His gouache work Growth (2006) is also layered but here the image is more relaxed. The eye-like form at the center is enticing and the lattice of blue doesn't overpower (well, not completely) the vibrant background layer. The diagonal brushstrokes underneath suggest a frenzy of color that is fresh and alive. Five-finger (2007) may be one of his best on display. A combination of collage and bold fluid color, neatly clipped fingerprints (the artist's own?) blossom like bizarre and wondrous flower pedals.
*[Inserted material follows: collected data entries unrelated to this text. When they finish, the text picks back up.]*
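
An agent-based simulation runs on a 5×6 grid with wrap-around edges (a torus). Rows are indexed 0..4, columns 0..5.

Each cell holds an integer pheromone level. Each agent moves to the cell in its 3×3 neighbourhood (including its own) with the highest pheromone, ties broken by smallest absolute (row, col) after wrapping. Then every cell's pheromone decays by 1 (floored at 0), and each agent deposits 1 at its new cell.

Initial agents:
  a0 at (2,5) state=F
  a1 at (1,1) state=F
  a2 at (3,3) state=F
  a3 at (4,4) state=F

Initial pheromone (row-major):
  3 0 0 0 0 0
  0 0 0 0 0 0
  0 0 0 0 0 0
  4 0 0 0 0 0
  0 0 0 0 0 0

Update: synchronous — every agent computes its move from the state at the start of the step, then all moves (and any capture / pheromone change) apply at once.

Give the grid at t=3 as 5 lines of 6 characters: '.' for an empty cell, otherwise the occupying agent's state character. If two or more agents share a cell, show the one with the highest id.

F..F..
......
..F...
F.....
......

t=1: a0@(3,0) a1@(0,0) a2@(2,2) a3@(0,3) | pheromone: 3 0 0 1 0 0 / 0 0 0 0 0 0 / 0 0 1 0 0 0 / 4 0 0 0 0 0 / 0 0 0 0 0 0
t=2: (unchanged — steady state)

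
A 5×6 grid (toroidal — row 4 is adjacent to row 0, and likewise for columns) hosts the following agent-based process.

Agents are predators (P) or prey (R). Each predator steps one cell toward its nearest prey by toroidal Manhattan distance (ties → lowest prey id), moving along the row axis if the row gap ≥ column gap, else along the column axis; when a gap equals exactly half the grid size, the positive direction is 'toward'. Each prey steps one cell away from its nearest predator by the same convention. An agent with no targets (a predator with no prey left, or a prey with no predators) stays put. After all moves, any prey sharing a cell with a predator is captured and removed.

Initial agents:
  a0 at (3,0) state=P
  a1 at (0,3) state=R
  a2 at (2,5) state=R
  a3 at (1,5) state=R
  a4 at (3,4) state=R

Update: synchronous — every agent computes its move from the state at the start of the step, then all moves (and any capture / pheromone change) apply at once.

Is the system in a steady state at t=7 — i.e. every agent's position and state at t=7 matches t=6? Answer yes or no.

t=1: a0@(2,0):P a1@(0,2):R a2@(1,5):R a3@(0,5):R a4@(3,3):R
t=2: a0@(1,0):P a1@(4,2):R a2@(0,5):R a3@(4,5):R a4@(3,2):R
t=3: a0@(0,0):P a1@(3,2):R a2@(4,5):R a3@(3,5):R a4@(4,2):R
t=4: a0@(4,0):P a1@(2,2):R a2@(3,5):R a3@(2,5):R a4@(4,3):R
t=5: a0@(3,0):P a1@(1,2):R a2@(2,5):R a3@(1,5):R a4@(4,2):R
t=6: a0@(2,0):P a1@(0,2):R a2@(1,5):R a3@(0,5):R a4@(4,3):R
t=7: a0@(1,0):P a1@(4,2):R a2@(0,5):R a3@(4,5):R a4@(4,2):R

no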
There is a coyness to both artists here and the small works which don't allow you to loose yourself in them as much as catch sparks of clarity. I left the gallery overwhelmed with their visual dexterity -- but that's not to say there aren't weakness in the show. The curation doesn't do each of the works justice, and interspersing the works of Ryer with Ainslie doesn't greatly benefit either artist. Perhaps separate walls for each would've allowed the dialog to form naturally at the viewer's will and not seem forced. The other problem I detected was the tendency of some works by both Ainslie (particularly her canvas works) and Ryer (like Figure (2007)) to flatten out into a graphic mess. Each artist is obviously able to create multi-dimensional works that float on various planes and that, in my opinion, is one of their strengths.